Local post processing allows an editor to send a parcel to one (and even two or more) editors before forwarding on to
the “globally planned” next editor in line.

What Goes Up – Must Come Down

This type of editing route is like a “there and back” journey. When editors work on data they may want to examine that data again on its way back. So a pipeline of editors may opt for the global there and back route pattern.

Loopback Routing – Return to Sender

Suppose you want to trim data – then split the data parcel into a collection of parcels – now the collection of parcels needs to be trimmed again so the route loop back route allows the new chain of data parcels to each get trimmed again.

Then the data parcel is sent back down to the one before. This is a global routing pattern. The data parcel goes there and back so that each editor stop gets a chance to change things before and after the changes made by all the latter (down the line) editors.
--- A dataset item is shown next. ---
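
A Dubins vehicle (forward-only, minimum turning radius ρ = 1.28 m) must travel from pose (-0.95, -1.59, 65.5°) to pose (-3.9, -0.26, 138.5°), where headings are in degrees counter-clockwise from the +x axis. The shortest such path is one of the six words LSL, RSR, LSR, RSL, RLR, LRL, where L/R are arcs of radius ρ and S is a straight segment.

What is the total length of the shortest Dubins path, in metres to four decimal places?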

Loopback Routing – Pass Go – Collect £200

When the data parcel has completed its editing and transformation journey a decision must be made – should we stop here or send it for another round of editing – that is where the Monopoly – Pass Go and Collect £200 pattern steps in. This critical decision is encompassed by the Go Or No Go editor.

Preventing Software Complexity

It is obvious what the data processing pipeline does – but the benefits may not be immediately apparent. The key benefit is the ability to scale the system – adding editors and routes without your software becoming complex and riddled with hacks, duplication, nested conditionals and worst of all – not reusable.

Without some help from this lightweight routing and editing structure your software package will contain many concerns that should be separated. These are

  • the routing concern
  • the data editing and transformation concern
  • the anomalies routing hacks
  • the decision of when to stop
  • concurrency management interventions
  • specific domain concerns
  • exception handling interventions

All this binds your domain, the routing aspects, the data editing and transformation aspects and other headaches in one. You will not be able to reuse the routing code, or the editing code in another context because it will all be bound together.

Pipes and Filters Summary

When you need a transformational chain – that can act say on delimited text files from different sources – without getting bogged down in routing and pipeline code – the pipes and filters pattern and this implementation should be considered.